An Experiment in Mentorship Connects MAM Students to Cameroon
Two Master of Advanced Management students enlisted their classmates to see if a short-term mentorship program could help college graduates in Cameroon meet their professional goals.
Jason Lee ’23: I am working on my own venture, creating a mentorship platform that could increase accessibility of support for underprivileged students. As part of testing the hypothesis that I had, I wanted to run my own mentorship program to see if certain assumptions that we made are valid.
I got in touch with Faith to ask if she had any target population in mind that we could have on our platform as mentees. Because of her personal experience growing up and involvement in a number of mentorship programs back home in Cameroon, she suggested that we connect with current and recently graduated undergraduate students in Cameroon.

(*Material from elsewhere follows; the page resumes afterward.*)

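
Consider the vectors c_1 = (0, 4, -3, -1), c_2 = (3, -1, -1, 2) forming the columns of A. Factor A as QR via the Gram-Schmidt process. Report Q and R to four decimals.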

Faith Mpara ’23: In Cameroon, it’s super hard to get jobs after graduation. It’s commonplace for people to take around for five to seven years before they get their first job after graduation. and it’s really hard to know what to do or who to talk to. I started to actually pay for some services to get someone tell me how to do graduate school applications, but in a place where you don’t get a job immediately after school and where you don’t necessarily have excess capital supply from parents, it’s hard.
So I thought about how valuable it would be to pair the mentors with these students—that way they don’t have to pay the kind of amount that I saved for years to be able to pay consultants to tell me about graduate school. And just being able to see young people from other areas have access to some resources that could help them. To me it was about bridging the gap that I experienced and which lots of those undergraduates were experiencing.
Cameroon has had a crisis—what is now called the Anglophone crisis—since 2016. A good number of students have been out of school because the crisis tend to target educational institutions, students, educators. It has slowed down economic activities significantly. So to me, it was about being able to help them to see beyond the world of challenges and fights and crisis and limited resources that they have, to just open them up to the world.
To launch the program, we started with a workshop that was largely facilitated by communities that provide similar services in Cameroon. Some of the organizations that we engaged were Women Techmakers Buea, Open Dreams, and Royalty World.
Jason Lee: We created a career mentorship program where a student is paired with three different mentors, each playing a unique role—a functional expert, a supportive advisor, and a challenger who provides alternative perspectives. Our intention was to empower these students in achieving their career goals by equipping them with guidance through three sets of lenses. We help them to review their CVs, cover letters, guide them to tell their personal stories better, and sharing with them some industry insights.
Our perspective is that mentorship should go beyond just giving advice. It should also be this psychological support that someone who is more experienced could give to someone who’s less experienced. So part of the mentor’s job in this program was to also check in with the mentees and talk about their own personal challenges.
For some of them, even paying for the internet is an issue. So we did fundraising to support them in paying for their mobile subscription for the four weeks of mentorship.
We did communication through emails. We had a page on Notion where students could access and find out more about the program itself or the resources that they need to complete the program. Students could access, for example, the background of their mentors, some templates for CV writing, cover letter. Other than that, it was more free-flow. The mentors could choose to communicate through WhatsApp or through Zoom, and it’s up to the mentors and mentees to arrange. Internet access is not super stable, so we did Zoom most of the time without video because that would just not work for the students.
Faith Mpara: Involving our classmates in the MAM program has been the most fulfilling part of this program to me. Each mentor had to work with about three mentees every week, and those are 30 minutes slots where you sit on a call with them. But outside that, you’re researching resources, looking at the questions that they ask, evaluating their situation, and seeing what to help them. I was inspired by their commitment, by the work that they do. Some of them continued to work with the mentees even after the program officially ended.
Jason Lee: It is amazing how these mentors, even though this is just volunteering work and they don’t get any incentives for it, they really put in their heart and soul into this project. I’m really grateful for these classmates. I just heard from a mentor recently that his mentee got a job in Germany—that was one of the goals that they set out to achieve. The mentee achieved that three months after the program ended, and he still updated his mentor.